Artık son hazırlıklar başladı, anneannen lohusa şerbetini hazırladı,babanla hastane çantamızı hazırladık ben her akşam ya bi eksik bulup ilave ediyorum ya da babanın zoruyla 1-2 parça eşyayı çantadan çıkarıyorum.21 Ocak'ta heyecan tavan yapmış durumda ama ben hala sokaklardayım. Kuaför işlerimi hallediyorum, aklımda kalan son pijama takımı için alışverişe gidiyorum yani anlayacağın son günde bile hareket halindeyim."Doğum ne zaman?" diye soranlara sırıtarak "YARIN" diyorum. Akşam eve geldiğimde babanı beklerken zaman akıp gitmiyo. Ha bugun ha yarın düzelteceğim dediğim gardrobumu bu arada düzeltiyorum kan ter içinde sende habire tekmeliyosun "GELİYORUM ANNE AZ KALDI" dercesine.Baban geldikten sonra hafif bir yemek sonrası sabah giyeceklerimizi hazırlıyoruz ve erken kalkmak için yatıyoruz. Ama gözüme damla uyku girmiyo sabahı sabah ediyorum.Saat 06:30'da ayaktayız baban bile gayet hızlı ve soğukkanlı bi taraftan da beni sakinleştirmeye çalışıyo. Eşyalarımızı arabaya yerleştirip anneannenleri almak için yola çıkıyoruz.Onlarda çoktaan hazır. Sanki düğüne gidercesine yola koyuluyoruz.Hastaneye giriş yapıp odamıza çıkıyoruz.Hemşireler doktorlar gelip bilgi veriyolar, en son Ferhat bey gelip son bilgileri veriyor ve yavaş yavaş ameliyathaneye doğru gidiyoruz. Kapıda Ferhat bey karşılıyor telefonunu yatağıma koyuyor Barış Manço çalıyor. "Barış dolu bir bebek olsun barış dolu bir dünyada büyüsün" diyor.Herşey öyle hızlı oluyorki her zaman ağlayan ben gözümde 1 damla bile yaş olmadan etrafıma bakınarak uykuya dalıyorum.

22 Ocak 2010 sabahı 8:55 te dünyaya gözlerini açtın oğlum...
Adın Mehmet Demir oldu...


Ameliyathanenin kapısında baban,anneannen ve teyzen deliler gibi seni bekliyolardı.Hatta baban kendini tutamayıp içerden her çıkana bahşiş dağıtmış bana daha sonra anlattılar o kadar komikki gülmekten az daha dikişlerim açılacaktı.
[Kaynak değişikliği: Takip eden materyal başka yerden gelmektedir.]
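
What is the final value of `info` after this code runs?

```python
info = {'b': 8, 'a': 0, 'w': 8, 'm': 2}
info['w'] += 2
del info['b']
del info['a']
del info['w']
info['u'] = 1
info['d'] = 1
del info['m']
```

info['w'] = 8+2 = 10 → {'b': 8, 'a': 0, 'w': 10, 'm': 2}
del 'b' → {'a': 0, 'w': 10, 'm': 2}
del 'a' → {'w': 10, 'm': 2}
del 'w' → {'m': 2}
info['u'] = 1 → {'m': 2, 'u': 1}
info['d'] = 1 → {'m': 2, 'u': 1, 'd': 1}
del 'm' → {'u': 1, 'd': 1}

{'u': 1, 'd': 1}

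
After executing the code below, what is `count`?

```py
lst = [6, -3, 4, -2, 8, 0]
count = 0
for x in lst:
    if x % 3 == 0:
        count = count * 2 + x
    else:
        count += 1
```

24

x=6: %3==0, count = 0*2+6 = 6
x=-3: %3==0, count = 6*2+(-3) = 9
x=4: not %3==0, count = 9+1 = 10
x=-2: not %3==0, count = 10+1 = 11
x=8: not %3==0, count = 11+1 = 12
x=0: %3==0, count = 12*2+0 = 24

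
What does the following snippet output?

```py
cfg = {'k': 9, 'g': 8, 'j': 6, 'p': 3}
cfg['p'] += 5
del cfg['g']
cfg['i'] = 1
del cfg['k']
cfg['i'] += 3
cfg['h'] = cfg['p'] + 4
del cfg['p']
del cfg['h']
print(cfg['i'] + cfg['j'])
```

10

cfg['p'] = 3+5 = 8 → {'k': 9, 'g': 8, 'j': 6, 'p': 8}
del 'g' → {'k': 9, 'j': 6, 'p': 8}
cfg['i'] = 1 → {'k': 9, 'j': 6, 'p': 8, 'i': 1}
del 'k' → {'j': 6, 'p': 8, 'i': 1}
cfg['i'] = 1+3 = 4 → {'j': 6, 'p': 8, 'i': 4}
cfg['h'] = cfg['p']+4 = 12 → {'j': 6, 'p': 8, 'i': 4, 'h': 12}
del 'p' → {'j': 6, 'i': 4, 'h': 12}
del 'h' → {'j': 6, 'i': 4}
cfg['i']+cfg['j'] = 4+6 = 10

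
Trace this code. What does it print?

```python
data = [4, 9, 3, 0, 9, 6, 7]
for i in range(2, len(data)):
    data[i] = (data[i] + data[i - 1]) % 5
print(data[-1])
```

i=2: data[2] = (3+9)%5 = 2 → [4, 9, 2, 0, 9, 6, 7]
i=3: data[3] = (0+2)%5 = 2 → [4, 9, 2, 2, 9, 6, 7]
i=4: data[4] = (9+2)%5 = 1 → [4, 9, 2, 2, 1, 6, 7]
i=5: data[5] = (6+1)%5 = 2 → [4, 9, 2, 2, 1, 2, 7]
i=6: data[6] = (7+2)%5 = 4 → [4, 9, 2, 2, 1, 2, 4]

4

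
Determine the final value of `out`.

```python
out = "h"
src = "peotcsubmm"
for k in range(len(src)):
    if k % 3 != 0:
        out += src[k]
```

k=0: skip
k=1: add 'e' → 'he'
k=2: add 'o' → 'heo'
k=3: skip
k=4: add 'c' → 'heoc'
k=5: add 's' → 'heocs'
k=6: skip
k=7: add 'b' → 'heocsb'
k=8: add 'm' → 'heocsbm'
k=9: skip

'heocsbm'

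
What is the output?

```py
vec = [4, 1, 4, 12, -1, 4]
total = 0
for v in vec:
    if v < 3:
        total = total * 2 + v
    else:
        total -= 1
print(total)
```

-8

v=4: not <3, total = 0-1 = -1
v=1: <3, total = (-1)*2+1 = -1
v=4: not <3, total = (-1)-1 = -2
v=12: not <3, total = (-2)-1 = -3
v=-1: <3, total = (-3)*2+(-1) = -7
v=4: not <3, total = (-7)-1 = -8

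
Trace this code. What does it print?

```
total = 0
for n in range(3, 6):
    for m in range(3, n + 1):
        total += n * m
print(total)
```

n=3,m=3: total = 0+9 = 9
n=4,m=3: total = 9+12 = 21
n=4,m=4: total = 21+16 = 37
n=5,m=3: total = 37+15 = 52
n=5,m=4: total = 52+20 = 72
n=5,m=5: total = 72+25 = 97

97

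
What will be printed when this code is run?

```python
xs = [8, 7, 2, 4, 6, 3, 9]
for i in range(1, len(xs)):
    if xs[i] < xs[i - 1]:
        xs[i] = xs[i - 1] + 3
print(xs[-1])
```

i=1: 7<8, xs[1] = 8+3 = 11 → [8, 11, 2, 4, 6, 3, 9]
i=2: 2<11, xs[2] = 11+3 = 14 → [8, 11, 14, 4, 6, 3, 9]
i=3: 4<14, xs[3] = 14+3 = 17 → [8, 11, 14, 17, 6, 3, 9]
i=4: 6<17, xs[4] = 17+3 = 20 → [8, 11, 14, 17, 20, 3, 9]
i=5: 3<20, xs[5] = 20+3 = 23 → [8, 11, 14, 17, 20, 23, 9]
i=6: 9<23, xs[6] = 23+3 = 26 → [8, 11, 14, 17, 20, 23, 26]

26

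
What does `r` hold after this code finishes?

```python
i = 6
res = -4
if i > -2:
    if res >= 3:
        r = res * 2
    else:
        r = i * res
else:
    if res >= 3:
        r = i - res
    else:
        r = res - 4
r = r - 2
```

-26

i=6, res=-4
i > -2 is True; res >= 3 is False
→ r = i * res = -24
r = (-24)-2 = -26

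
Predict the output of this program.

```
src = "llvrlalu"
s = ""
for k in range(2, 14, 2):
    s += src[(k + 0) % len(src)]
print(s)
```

k=2: add src[2]='v' → 'v'
k=4: add src[4]='l' → 'vl'
k=6: add src[6]='l' → 'vll'
k=8: add src[0]='l' → 'vlll'
k=10: add src[2]='v' → 'vlllv'
k=12: add src[4]='l' → 'vlllvl'

vlllvl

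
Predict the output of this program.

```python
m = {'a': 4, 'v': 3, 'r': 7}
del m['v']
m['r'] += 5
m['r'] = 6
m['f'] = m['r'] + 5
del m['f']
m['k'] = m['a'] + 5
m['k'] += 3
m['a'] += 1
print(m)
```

del 'v' → {'a': 4, 'r': 7}
m['r'] = 7+5 = 12 → {'a': 4, 'r': 12}
m['r'] = 6 → {'a': 4, 'r': 6}
m['f'] = m['r']+5 = 11 → {'a': 4, 'r': 6, 'f': 11}
del 'f' → {'a': 4, 'r': 6}
m['k'] = m['a']+5 = 9 → {'a': 4, 'r': 6, 'k': 9}
m['k'] = 9+3 = 12 → {'a': 4, 'r': 6, 'k': 12}
m['a'] = 4+1 = 5 → {'a': 5, 'r': 6, 'k': 12}

{'a': 5, 'r': 6, 'k': 12}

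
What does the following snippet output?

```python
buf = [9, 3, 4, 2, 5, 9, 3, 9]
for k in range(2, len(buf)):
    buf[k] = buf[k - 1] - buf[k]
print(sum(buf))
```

k=2: buf[2] = 3-4 = -1 → [9, 3, -1, 2, 5, 9, 3, 9]
k=3: buf[3] = (-1)-2 = -3 → [9, 3, -1, -3, 5, 9, 3, 9]
k=4: buf[4] = (-3)-5 = -8 → [9, 3, -1, -3, -8, 9, 3, 9]
k=5: buf[5] = (-8)-9 = -17 → [9, 3, -1, -3, -8, -17, 3, 9]
k=6: buf[6] = (-17)-3 = -20 → [9, 3, -1, -3, -8, -17, -20, 9]
k=7: buf[7] = (-20)-9 = -29 → [9, 3, -1, -3, -8, -17, -20, -29]
sum = -66

-66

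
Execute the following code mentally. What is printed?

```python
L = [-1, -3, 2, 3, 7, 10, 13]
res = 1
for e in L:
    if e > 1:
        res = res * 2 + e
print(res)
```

e=-1: not >1
e=-3: not >1
e=2: >1, res = 1*2+2 = 4
e=3: >1, res = 4*2+3 = 11
e=7: >1, res = 11*2+7 = 29
e=10: >1, res = 29*2+10 = 68
e=13: >1, res = 68*2+13 = 149

149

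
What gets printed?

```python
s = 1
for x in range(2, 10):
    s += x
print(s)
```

45

x=2: s = 1+2 = 3
x=3: s = 3+3 = 6
x=4: s = 6+4 = 10
x=5: s = 10+5 = 15
x=6: s = 15+6 = 21
x=7: s = 21+7 = 28
x=8: s = 28+8 = 36
x=9: s = 36+9 = 45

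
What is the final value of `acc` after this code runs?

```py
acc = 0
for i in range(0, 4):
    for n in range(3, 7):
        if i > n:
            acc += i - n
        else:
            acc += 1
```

16

i=0,n=3: not 0>3, acc = 0+1 = 1
i=0,n=4: not 0>4, acc = 1+1 = 2
i=0,n=5: not 0>5, acc = 2+1 = 3
i=0,n=6: not 0>6, acc = 3+1 = 4
i=1,n=3: not 1>3, acc = 4+1 = 5
i=1,n=4: not 1>4, acc = 5+1 = 6
i=1,n=5: not 1>5, acc = 6+1 = 7
i=1,n=6: not 1>6, acc = 7+1 = 8
i=2,n=3: not 2>3, acc = 8+1 = 9
i=2,n=4: not 2>4, acc = 9+1 = 10
i=2,n=5: not 2>5, acc = 10+1 = 11
i=2,n=6: not 2>6, acc = 11+1 = 12
i=3,n=3: not 3>3, acc = 12+1 = 13
i=3,n=4: not 3>4, acc = 13+1 = 14
i=3,n=5: not 3>5, acc = 14+1 = 15
i=3,n=6: not 3>6, acc = 15+1 = 16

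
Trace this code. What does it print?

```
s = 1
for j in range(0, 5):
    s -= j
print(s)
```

j=0: s = 1-0 = 1
j=1: s = 1-1 = 0
j=2: s = 0-2 = -2
j=3: s = (-2)-3 = -5
j=4: s = (-5)-4 = -9

-9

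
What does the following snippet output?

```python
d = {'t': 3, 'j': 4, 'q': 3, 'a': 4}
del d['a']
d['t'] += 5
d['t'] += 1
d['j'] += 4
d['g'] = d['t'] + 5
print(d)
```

del 'a' → {'t': 3, 'j': 4, 'q': 3}
d['t'] = 3+5 = 8 → {'t': 8, 'j': 4, 'q': 3}
d['t'] = 8+1 = 9 → {'t': 9, 'j': 4, 'q': 3}
d['j'] = 4+4 = 8 → {'t': 9, 'j': 8, 'q': 3}
d['g'] = d['t']+5 = 14 → {'t': 9, 'j': 8, 'q': 3, 'g': 14}

{'t': 9, 'j': 8, 'q': 3, 'g': 14}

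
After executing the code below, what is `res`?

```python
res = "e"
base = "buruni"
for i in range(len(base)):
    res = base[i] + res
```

i=0: prepend 'b' → 'be'
i=1: prepend 'u' → 'ube'
i=2: prepend 'r' → 'rube'
i=3: prepend 'u' → 'urube'
i=4: prepend 'n' → 'nurube'
i=5: prepend 'i' → 'inurube'

'inurube'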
Bu arada dünyaya Acıbadem Bakırköy Hastanesinde Dr.Ferhat Uysal tarafından ameliyathanede Barış Manco şarkıları çalarken ve Çiseren Korkut tarafından resimlerin çekilerek dünyaya geldin.

4380 gr,54 cm tam bir tosuncuk şeklinde doğdun annecim.
Seni ilk gördüğümdeki tepkim "ay bu çok çirkiiin" oldu kızma haksız sayılmam sende görünce aynı tepkiyi eminim sende vereceksindir. Doğal olarak çok şiştin uzun yoldan gelmiştin ve burnunda hafif bi yamukluk vardı.Korkma neyseki kısa sürede çok güzel bir bebek oldun.





Herkesi o simsiyah saçlarınla büyüledin.
her gelen gören saçlarına hasta oldu ve tabi badem gözlerine.
Doğum başladıktan kısa bir süre sonra Hüseyin abin odamızı çok güzel süslemişti. E tabi annen ve baban daha sen doğmadan herşeyi hazırlamıştı. Yağmurlu bir günde baban ve anneannenle Eminönü tarafına gittik tek tek seçtik seni güzel bir odayla karşılamak için. Herşeyi en ince detayına kadar elimizden geldiğince eksiksiz hazırladık.


Bütün sevdiklerimize haber verdik doğduğunu.Bizi sevenler sevdiğimiz tüm eş,dost,akraba doldu taştı hastane odamıza hemde dışarıda inanılmaz bir şiddetle yağan kara, karda felç olan İstanbula rağmen.